NEW YORK — The Dow Jones industrial average notched its third record high close in a row Wednesday, even as other indexes ended lower.
Trading was relatively subdued as investors reviewed the latest corporate earnings news. Utilities stocks were among the biggest decliners. Energy stocks rebounded as oil prices broke a five-day slide and climbed back above $50 a barrel.
Wall Street also kept an eye on Federal Reserve Chief Janet Yellen’s second appearance before Congress in two days. Her remarks didn’t generate any major market-moving news. A day earlier, Yellen suggested that the Fed is not in a hurry to raise interest rates.
The Dow ended up 15.38 to 18,224.57. The S&P 500 index slipped 1.62 to 2,113.86. The Nasdaq shed 1 to 4,967.14.
Hewlett-Packard and Boston Beer slumped early. Both reported disappointing quarterly results late Tuesday. Hewlett-Packard tumbled 9.9 percent, while the brewer of Samuel Adams beer sank 10.3 percent.

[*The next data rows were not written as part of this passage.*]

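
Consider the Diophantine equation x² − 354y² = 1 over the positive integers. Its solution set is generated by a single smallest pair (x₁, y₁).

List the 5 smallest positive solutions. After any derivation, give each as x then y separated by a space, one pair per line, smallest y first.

√354 → a₀=18, period (1,4,2,2,18,2,2,4,1,36); ℓ=10 even so k=9
step 0: (18, 1)  from 18·(1,0) + (0,1)
…
step 5: (9351, 497)  from 18·(508,27) + (207,11)
step 6: (19210, 1021)  from 2·(9351,497) + (508,27)
…
step 8: (210294, 11177)  from 4·(47771,2539) + (19210,1021)
step 9: (258065, 13716)  from 1·(210294,11177) + (47771,2539)
→ (258065, 13716).  Check: 258065²=66597544225, 354·13716²=66597544224, difference 1.
(258065+13716√354)^2 = 133195088449 + 7079239080√354
(258065+13716√354)^3 = 68745981000924305 + 3653807666346684√354
(258065+13716√354)^4 = 35481863173873866451201 + 1885839750824434773840√354
(258065+13716√354)^5 = 18313254039862772710457447825 + 973338470589361712155692516√354

258065 13716
133195088449 7079239080
68745981000924305 3653807666346684
35481863173873866451201 1885839750824434773840
18313254039862772710457447825 973338470589361712155692516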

NEW YORK — Lowe’s fourth-quarter profit climbed as an improving economy gave homeowners more confidence to take on home projects.
For the three months ended Jan. 30, Lowe’s posted earnings of $450 million. A year earlier it earned $306 million.
Revenue for the North Carolina company rose to $12.54 billion from $11.66 billion.
On Tuesday rival Home Depot reported better-than-expected fourth-quarter results on strong holiday sales.
NEW YORK — Target delivered a cautious profit outlook for the first quarter and reported a loss in its fourth quarter, dragged down by costs to end its money-losing foray in Canada. But the retailer recorded stronger-than-expected sales during the holidays.
The results show how Target is successfully moving past a big data breach disclosed a week before Christmas 2013 that compromised millions of credit and debit cards. That caused shoppers to flee for months and hurt profits.
NEW YORK — Motorola is updating its low-cost smartphone, the Moto E, as it targets first-time smartphone buyers worldwide.
Among the improvements over last year’s model: The camera now has auto-focusing, whereas the older model had a fixed-focus lens. The new Moto E will also have a front-facing camera for selfies, though images won’t be as sharp as the 5 megapixels on the rear. There’s also a model with 4G cellular connectivity. Last year’s model was available only for 3G.
In the U.S., Motorola will target prepaid customers, as well as those looking to buy children their first smartphones. The 4G model will cost $150, while the 3G will go for $120, both without contract requirements. .
NEW YORK — MetLife’s home lending unit will pay $123.5 million to end an investigation into allegations it gave government-backed mortgages to people who didn’t meet federal requirements.
The Justice Department said Wednesday that MetLife knew the business was issuing hundreds of loans that didn’t meet federal requirements, which means they were not eligible for insurance by the Federal Housing Authority. But MetLife granted the mortgages anyway, and the agency says the FHA and taxpayers were stuck with the bill when defaults followed.
NEW YORK — Uber is partnering with hotel chain Starwood to give riders a bit more incentive to choose the ride-hailing service over a taxi.
Uber passengers can now earn one Starwood rewards point for each dollar they spend on a ride in a car found through the San Francisco-based company’s mobile app. Guests spending the night at one of Starwood’s 1,200 hotels will earn two to four points per dollar spent, depending on their level of status with Connecticut-based Starwood. Points can’t be earned until the Uber passenger spends at least one night during the calendar year at a Starwood hotel.
This is the first global deal where ground transportation passengers can earn hotel points for trips.
The hotel company, known for its Sheraton, Westin and W brands, already has similar partnerships with Delta Air Lines and Emirate Airline.